Studi efektivitas adalah suatu strategi perumusan masalah yang bersifat umum yaitu perbandingan antara realitas hukum dengan ideal hukum. Secara khusus, terlihat jenjang antara hukum dalam tindakan dengan hukum dalam teori. Menurut Donald Black (Soleman B. Taneko, 1993:119) mengatakan bahwa :

Studi-studi keefektifan hukum berbeda satu dengan yang lainnya dalam jenis-jenis ideal hukum setelah temuan-temuannya dinilai. Pada satu sisi yang ekstrim adalah studi dampak yang membandingkan antara realitas dan ideal hukum dengan suatu arti yang sangat sederhana dan dapat dilaksanakan secara spesifik. Dua sisi ini alat untuk mengukur hukum mungkin suatu undang-undang yang tujuannya adalah agak lebih jelas dapat dilihat dari suatu keputusan pengadilan yang dengan jelas menyatakan kebijaksanaan khusus. Pada akhirnya ahli sosiologi dapat berusaha untuk membandingkan realitas hukum dengan suatu ideal hukum, baik yang tidak berdasarkan undang-undang maupun yang tidak berdasarkan case law. Di sini peneliti menilai materi-materi empirisnya terhadap standar keadilan seperti pemerintahan berdasarkan hukum. Kesewenang-wenangan, legalitas atau konsep pembelaan diri yang tidak secara implisit dicantumkan dalam acara dari konstitusi.  

Kesadaran hukum sebenarnya merupakan kesadaran atau nilai-nilai yang terdapat di dalam diri manusia tentang hukum yang ada atau tentang hukum yang diharapkan ada, kesadaran hukum yang dimiliki suatu warga belum menjamin bahwa warga akan menaati suatu peraturan hukum. Kesadaran hukum itu tidak lain adalah suatu kesadaran yang ada dalam kehidupan manusia untuk selalu patuh dan taat pada hukum. Menurut OK. Chairuddin, (1991:104) bahwa kesadaran hukum dalam masyarakat transisi memberikan batasan tentang kesadaran hukum itu meliputi, pengetahuan tentang hukum, penghayatan terhadap hukum dan ketaatan terhadap hukum.
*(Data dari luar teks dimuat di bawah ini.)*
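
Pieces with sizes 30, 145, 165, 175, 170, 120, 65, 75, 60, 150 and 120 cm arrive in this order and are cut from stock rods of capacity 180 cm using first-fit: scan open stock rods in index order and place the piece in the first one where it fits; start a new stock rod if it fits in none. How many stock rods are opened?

8

  30 → stock rod 1 (new)  [load 30/180]
  145 → stock rod 1  [load 175/180]
  165 → stock rod 2 (new)  [load 165/180]
  175 → stock rod 3 (new)  [load 175/180]
  170 → stock rod 4 (new)  [load 170/180]
  120 → stock rod 5 (new)  [load 120/180]
  65 → stock rod 6 (new)  [load 65/180]
  75 → stock rod 6  [load 140/180]
  60 → stock rod 5  [load 180/180]
  150 → stock rod 7 (new)  [load 150/180]
  120 → stock rod 8 (new)  [load 120/180]
8 stock rods opened.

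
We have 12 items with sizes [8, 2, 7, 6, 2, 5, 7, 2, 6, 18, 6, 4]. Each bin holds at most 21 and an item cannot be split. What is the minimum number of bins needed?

4

Total = 18 + 8 + 7 + 7 + 6 + 6 + 6 + 5 + 4 + 2 + 2 + 2 = 73.
Lower bound: ⌈73/21⌉ = 4 bins.
A packing using 4 bins:
  bin 1: 18 + 2 = 20
  bin 2: 8 + 7 + 6 = 21
  bin 3: 7 + 6 + 6 + 2 = 21
  bin 4: 5 + 4 + 2 = 11
This matches the lower bound, so 4 is optimal.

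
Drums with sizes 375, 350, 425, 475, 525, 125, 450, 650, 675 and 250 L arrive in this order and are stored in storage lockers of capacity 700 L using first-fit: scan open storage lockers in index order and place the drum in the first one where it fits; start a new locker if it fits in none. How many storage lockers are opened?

8

  375 → locker 1 (new)  [load 375/700]
  350 → locker 2 (new)  [load 350/700]
  425 → locker 3 (new)  [load 425/700]
  475 → locker 4 (new)  [load 475/700]
  525 → locker 5 (new)  [load 525/700]
  125 → locker 1  [load 500/700]
  450 → locker 6 (new)  [load 450/700]
  650 → locker 7 (new)  [load 650/700]
  675 → locker 8 (new)  [load 675/700]
  250 → locker 2  [load 600/700]
8 storage lockers opened.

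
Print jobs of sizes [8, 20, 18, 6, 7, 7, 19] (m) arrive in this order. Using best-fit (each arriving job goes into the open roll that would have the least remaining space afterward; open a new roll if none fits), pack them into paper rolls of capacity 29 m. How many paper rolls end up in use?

4

  8 → roll 1 (new)  [load 8/29]
  20 → roll 1  [load 28/29]
  18 → roll 2 (new)  [load 18/29]
  6 → roll 2  [load 24/29]
  7 → roll 3 (new)  [load 7/29]
  7 → roll 3  [load 14/29]
  19 → roll 4 (new)  [load 19/29]
4 paper rolls opened.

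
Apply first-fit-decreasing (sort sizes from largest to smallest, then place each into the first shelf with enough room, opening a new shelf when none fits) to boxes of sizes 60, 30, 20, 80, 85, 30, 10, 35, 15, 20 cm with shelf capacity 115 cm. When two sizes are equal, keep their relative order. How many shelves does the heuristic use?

4

Sorted descending: 85, 80, 60, 35, 30, 30, 20, 20, 15, 10.
  85 → shelf 1 (new)  [load 85/115]
  80 → shelf 2 (new)  [load 80/115]
  60 → shelf 3 (new)  [load 60/115]
  35 → shelf 2  [load 115/115]
  30 → shelf 1  [load 115/115]
  30 → shelf 3  [load 90/115]
  20 → shelf 3  [load 110/115]
  20 → shelf 4 (new)  [load 20/115]
  15 → shelf 4  [load 35/115]
  10 → shelf 4  [load 45/115]
4 shelves opened.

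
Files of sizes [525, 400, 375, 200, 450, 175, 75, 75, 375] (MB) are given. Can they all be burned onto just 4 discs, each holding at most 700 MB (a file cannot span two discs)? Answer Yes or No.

Total = 2650 MB; ⌈2650/700⌉ = 4.
5 files each exceed half the capacity and cannot share a disc, forcing at least 5 discs.
At least 5 discs are required, but only 4 are allowed.

No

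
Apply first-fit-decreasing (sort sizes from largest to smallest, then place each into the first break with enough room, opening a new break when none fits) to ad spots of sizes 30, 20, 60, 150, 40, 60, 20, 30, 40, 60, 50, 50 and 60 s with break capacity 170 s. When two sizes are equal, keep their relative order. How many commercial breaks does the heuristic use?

Sorted descending: 150, 60, 60, 60, 60, 50, 50, 40, 40, 30, 30, 20, 20.
  150 → break 1 (new)  [load 150/170]
  60 → break 2 (new)  [load 60/170]
  60 → break 2  [load 120/170]
  60 → break 3 (new)  [load 60/170]
  60 → break 3  [load 120/170]
  50 → break 2  [load 170/170]
  50 → break 3  [load 170/170]
  40 → break 4 (new)  [load 40/170]
  40 → break 4  [load 80/170]
  30 → break 4  [load 110/170]
  30 → break 4  [load 140/170]
  20 → break 1  [load 170/170]
  20 → break 4  [load 160/170]
4 commercial breaks opened.

4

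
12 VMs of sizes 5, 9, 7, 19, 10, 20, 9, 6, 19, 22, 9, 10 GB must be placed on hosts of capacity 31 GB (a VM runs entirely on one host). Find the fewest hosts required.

5

Total = 22 + 20 + 19 + 19 + 10 + 10 + 9 + 9 + 9 + 7 + 6 + 5 = 145 GB.
Lower bound: ⌈145/31⌉ = 5 hosts.
A packing using 5 hosts:
  host 1: 22 + 9 = 31
  host 2: 20 + 10 = 30
  host 3: 19 + 10 = 29
  host 4: 19 + 9 = 28
  host 5: 9 + 7 + 6 + 5 = 27
This matches the lower bound, so 5 is optimal.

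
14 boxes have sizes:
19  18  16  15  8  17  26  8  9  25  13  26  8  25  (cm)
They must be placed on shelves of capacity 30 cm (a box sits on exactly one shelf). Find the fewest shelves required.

9

Total = 26 + 26 + 25 + 25 + 19 + 18 + 17 + 16 + 15 + 13 + 9 + 8 + 8 + 8 = 233 cm.
Lower bound: ⌈233/30⌉ = 8 shelves.
A packing using 9 shelves:
  shelf 1: 26 = 26
  shelf 2: 26 = 26
  shelf 3: 25 = 25
  shelf 4: 25 = 25
  shelf 5: 19 + 9 = 28
  shelf 6: 18 + 8 = 26
  shelf 7: 17 + 13 = 30
  shelf 8: 16 + 8 = 24
  shelf 9: 15 + 8 = 23
No arrangement into 8 shelves stays within capacity, so 9 is optimal.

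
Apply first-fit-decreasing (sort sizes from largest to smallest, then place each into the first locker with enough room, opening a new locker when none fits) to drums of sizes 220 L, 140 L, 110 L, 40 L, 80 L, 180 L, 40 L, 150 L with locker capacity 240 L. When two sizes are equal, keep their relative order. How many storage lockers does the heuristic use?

Sorted descending: 220, 180, 150, 140, 110, 80, 40, 40.
  220 → locker 1 (new)  [load 220/240]
  180 → locker 2 (new)  [load 180/240]
  150 → locker 3 (new)  [load 150/240]
  140 → locker 4 (new)  [load 140/240]
  110 → locker 5 (new)  [load 110/240]
  80 → locker 3  [load 230/240]
  40 → locker 2  [load 220/240]
  40 → locker 4  [load 180/240]
5 storage lockers opened.

5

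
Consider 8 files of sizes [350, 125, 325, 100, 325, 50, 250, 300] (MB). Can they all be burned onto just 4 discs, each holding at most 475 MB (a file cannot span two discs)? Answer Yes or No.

No

Total = 1825 MB; ⌈1825/475⌉ = 4.
5 files each exceed half the capacity and cannot share a disc, forcing at least 5 discs.
At least 5 discs are required, but only 4 are allowed.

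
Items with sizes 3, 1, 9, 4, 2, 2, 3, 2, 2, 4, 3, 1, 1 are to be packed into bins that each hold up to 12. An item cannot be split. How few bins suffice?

Total = 9 + 4 + 4 + 3 + 3 + 3 + 2 + 2 + 2 + 2 + 1 + 1 + 1 = 37.
Lower bound: ⌈37/12⌉ = 4 bins.
A packing using 4 bins:
  bin 1: 9 + 3 = 12
  bin 2: 4 + 4 + 3 + 1 = 12
  bin 3: 3 + 2 + 2 + 2 + 2 + 1 = 12
  bin 4: 1 = 1
This matches the lower bound, so 4 is optimal.

4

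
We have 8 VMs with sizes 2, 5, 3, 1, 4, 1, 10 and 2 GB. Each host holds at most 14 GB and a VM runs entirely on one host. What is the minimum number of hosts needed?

Total = 10 + 5 + 4 + 3 + 2 + 2 + 1 + 1 = 28 GB.
Lower bound: ⌈28/14⌉ = 2 hosts.
A packing using 2 hosts:
  host 1: 10 + 4 = 14
  host 2: 5 + 3 + 2 + 2 + 1 + 1 = 14
This matches the lower bound, so 2 is optimal.

2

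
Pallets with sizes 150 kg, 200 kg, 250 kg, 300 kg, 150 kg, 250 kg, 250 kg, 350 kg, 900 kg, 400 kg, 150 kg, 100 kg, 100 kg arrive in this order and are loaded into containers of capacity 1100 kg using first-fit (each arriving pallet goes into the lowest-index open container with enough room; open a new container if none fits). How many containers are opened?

  150 → container 1 (new)  [load 150/1100]
  200 → container 1  [load 350/1100]
  250 → container 1  [load 600/1100]
  300 → container 1  [load 900/1100]
  150 → container 1  [load 1050/1100]
  250 → container 2 (new)  [load 250/1100]
  250 → container 2  [load 500/1100]
  350 → container 2  [load 850/1100]
  900 → container 3 (new)  [load 900/1100]
  400 → container 4 (new)  [load 400/1100]
  150 → container 2  [load 1000/1100]
  100 → container 2  [load 1100/1100]
  100 → container 3  [load 1000/1100]
4 containers opened.

4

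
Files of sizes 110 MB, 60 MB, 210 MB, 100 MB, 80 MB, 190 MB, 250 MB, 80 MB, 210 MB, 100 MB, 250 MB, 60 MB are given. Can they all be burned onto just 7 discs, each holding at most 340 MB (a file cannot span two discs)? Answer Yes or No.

Yes

A valid assignment using 6 discs:
  disc 1: 250 + 80 = 330
  disc 2: 250 + 80 = 330
  disc 3: 210 + 110 = 320
  disc 4: 210 + 100 = 310
  disc 5: 190 + 100 = 290
  disc 6: 60 + 60 = 120
That uses only 6 ≤ 7, so 7 discs are enough.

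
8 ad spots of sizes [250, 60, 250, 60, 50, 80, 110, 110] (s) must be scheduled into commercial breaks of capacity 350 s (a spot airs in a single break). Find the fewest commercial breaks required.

Total = 250 + 250 + 110 + 110 + 80 + 60 + 60 + 50 = 970 s.
Lower bound: ⌈970/350⌉ = 3 commercial breaks.
A packing using 3 commercial breaks:
  break 1: 250 + 80 = 330
  break 2: 250 + 60 = 310
  break 3: 110 + 110 + 60 + 50 = 330
This matches the lower bound, so 3 is optimal.

3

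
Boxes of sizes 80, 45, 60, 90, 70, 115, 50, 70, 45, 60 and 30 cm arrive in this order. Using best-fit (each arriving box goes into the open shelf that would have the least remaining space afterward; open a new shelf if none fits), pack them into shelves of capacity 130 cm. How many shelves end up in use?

  80 → shelf 1 (new)  [load 80/130]
  45 → shelf 1  [load 125/130]
  60 → shelf 2 (new)  [load 60/130]
  90 → shelf 3 (new)  [load 90/130]
  70 → shelf 2  [load 130/130]
  115 → shelf 4 (new)  [load 115/130]
  50 → shelf 5 (new)  [load 50/130]
  70 → shelf 5  [load 120/130]
  45 → shelf 6 (new)  [load 45/130]
  60 → shelf 6  [load 105/130]
  30 → shelf 3  [load 120/130]
6 shelves opened.

6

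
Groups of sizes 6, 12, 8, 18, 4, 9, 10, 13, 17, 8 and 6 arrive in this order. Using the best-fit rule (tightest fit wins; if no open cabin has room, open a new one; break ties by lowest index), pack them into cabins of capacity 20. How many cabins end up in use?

6

  6 → cabin 1 (new)  [load 6/20]
  12 → cabin 1  [load 18/20]
  8 → cabin 2 (new)  [load 8/20]
  18 → cabin 3 (new)  [load 18/20]
  4 → cabin 2  [load 12/20]
  9 → cabin 4 (new)  [load 9/20]
  10 → cabin 4  [load 19/20]
  13 → cabin 5 (new)  [load 13/20]
  17 → cabin 6 (new)  [load 17/20]
  8 → cabin 2  [load 20/20]
  6 → cabin 5  [load 19/20]
6 cabins opened.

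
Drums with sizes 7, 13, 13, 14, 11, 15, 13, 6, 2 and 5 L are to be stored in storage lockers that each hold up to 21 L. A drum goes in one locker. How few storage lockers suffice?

6

Total = 15 + 14 + 13 + 13 + 13 + 11 + 7 + 6 + 5 + 2 = 99 L.
Lower bound: ⌈99/21⌉ = 5 storage lockers.
Also, 6 drums each exceed 21/2 L, and no two of those can share a locker, so at least 6 storage lockers are needed.
A packing using 6 storage lockers:
  locker 1: 15 + 6 = 21
  locker 2: 14 + 7 = 21
  locker 3: 13 + 5 + 2 = 20
  locker 4: 13 = 13
  locker 5: 13 = 13
  locker 6: 11 = 11
This matches the lower bound, so 6 is optimal.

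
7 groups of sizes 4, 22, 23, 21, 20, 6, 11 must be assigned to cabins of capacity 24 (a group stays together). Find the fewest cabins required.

5

Total = 23 + 22 + 21 + 20 + 11 + 6 + 4 = 107.
Lower bound: ⌈107/24⌉ = 5 cabins.
A packing using 5 cabins:
  cabin 1: 23 = 23
  cabin 2: 22 = 22
  cabin 3: 21 = 21
  cabin 4: 20 + 4 = 24
  cabin 5: 11 + 6 = 17
This matches the lower bound, so 5 is optimal.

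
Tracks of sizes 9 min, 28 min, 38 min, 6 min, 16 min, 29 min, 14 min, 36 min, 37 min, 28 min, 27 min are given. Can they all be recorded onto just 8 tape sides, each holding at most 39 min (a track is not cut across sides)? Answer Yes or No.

Yes

A valid assignment using 8 tape sides:
  side 1: 38 = 38
  side 2: 37 = 37
  side 3: 36 = 36
  side 4: 29 + 9 = 38
  side 5: 28 + 6 = 34
  side 6: 28 = 28
  side 7: 27 = 27
  side 8: 16 + 14 = 30
Every load is within 39 min, so 8 tape sides suffice.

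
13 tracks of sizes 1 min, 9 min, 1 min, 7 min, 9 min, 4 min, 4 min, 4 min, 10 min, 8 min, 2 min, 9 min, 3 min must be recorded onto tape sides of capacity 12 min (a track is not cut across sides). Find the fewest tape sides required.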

Pendapat Laica Marzuki (1995:152) bahwa pengertian kesadaran hukum yaitu :

Pertama-tama bertitik tolak dari pemahaman yang memandang bahwa kesadaran hukum merupakan bagian alam kesadaran manusia. Hanya pada manusia yang berada dalam kondisi kesadaran yang sehat serta adekuat (compos menitis) dapat bertumbuh dan berkembang penghayatan kesadaran hukum. Kesadaran hukum bukan bagian dari alam ketidaksadaran manusia, meskipun pertumbuhannya dipengaruhi oleh naluriah hukum (rectsinstinct) yang menempati wujud bawah peraaan hukum (lagere vorm van rechtsgevoed).

H.C. Kelman menyatakan bahwa ketaatan hukum dapat dibedakan kualitasnya dalam 3 (tiga) jenis yaitu:
  1. Ketaatan yang bersifat compliance, yaitu jika seseorang taat terhadap suatu aturan hanya karena ia takut terkena sanksi.
  2. Ketaatan yang bersifat identification, yaitu jika seseorang taat terhadap suatu aturan hanya karena takut hubungan baiknya dengan seseorang menjadi rusak.
  3. ketaatan yang bersifat Internalization, yaitu jika seeorang taat terhadap suatu aturan karena benar-benar ia merasa aturan itu sesuai dengan nilai-nilai intrinsik yang dianutnya (Achmad Ali, 1998:193)
Suatu aturan dianggap efektif berlakunya jika sebagian besar masyarakat menaati aturan tersebut dengan kata lain aturan hukum tersebut efektif, maka kualitas efektivitas hukum tersebut berbeda. Semakin banyak warga masyarakat menaati suatu aturan hukum karena faktor internalization, maka kualitas efektivitasnya semakin tinggi sedangkan ketaatan masyarakat terhadap suatu aturan hukum karena faktor identification dan compliance maka kualitas efektivitasnya masih rendah.